During his time at UK, Terrence grew six inches from his 6'3'' freshmen height. As a result, he's able to play defense from the one to four position. Jones averaged 12.3 points and 7.2 rebounds during his last season at Kentucky, so I have every reason to believe that he will be the versatile player that Houston needs.
Marcus Camby and Samuel Dalembert are gone, and to replace them are two young players in Donatas Motiejunas and Omer Asik.
Motiejunas was drafted by the Rockets last season, but he opted to play another season in Europe to develop himself. That time away appears to have paid off, as he has shown glimpses of dominance, seemingly a threat to get a double-double each game during the Summer League.

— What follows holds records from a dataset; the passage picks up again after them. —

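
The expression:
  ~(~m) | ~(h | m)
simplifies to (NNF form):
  m | ~h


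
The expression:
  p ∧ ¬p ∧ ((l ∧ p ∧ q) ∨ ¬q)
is never true.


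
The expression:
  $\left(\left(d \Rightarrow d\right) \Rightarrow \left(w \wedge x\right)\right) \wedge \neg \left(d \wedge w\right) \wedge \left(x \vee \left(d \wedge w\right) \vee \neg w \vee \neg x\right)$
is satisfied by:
  {w: True, x: True, d: False}


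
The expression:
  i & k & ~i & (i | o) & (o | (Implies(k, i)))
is never true.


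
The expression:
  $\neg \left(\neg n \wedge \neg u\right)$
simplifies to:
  $n \vee u$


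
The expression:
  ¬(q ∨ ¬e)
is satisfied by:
  {e: True, q: False}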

With all the possibilities of offensive rookie flash, it only seems appropriate that the Rockets acquired defensive stopper Omer Asik this summer.
Asik, if he lives up to his potential, can be a threat to lead the league in rebounds and blocks. Asik is great at help-defense, and with so many young players on the roster, that added defense will be needed.
Kevin Martin will return to the Rockets and is expected to be the second scoring option behind Lin. Martin is coming off his lowest production season since being a sophomore in the league, but with a passer like Lin as a teammate, it's not too wild an assumption to presume that he can go back to elite scoring form.
Patrick Patterson during an interview with the Associated Press stated, "the things that are going on right now in the Houston Rockets' organization are definitely positive, positive moves in the right direction."
It's very much a possibility that the Rockets will end up ninth once again in the tough Western conference. Houston fans may once again feel the anger of missing the playoffs, but there is definitely a sense of possibility and excitement. If everything clicks, the Rockets may end up making the playoffs.
But it's more than that. The Rockets are heading in the right direction.
For the next few years starting now, Houston will have a progressively better basketball team.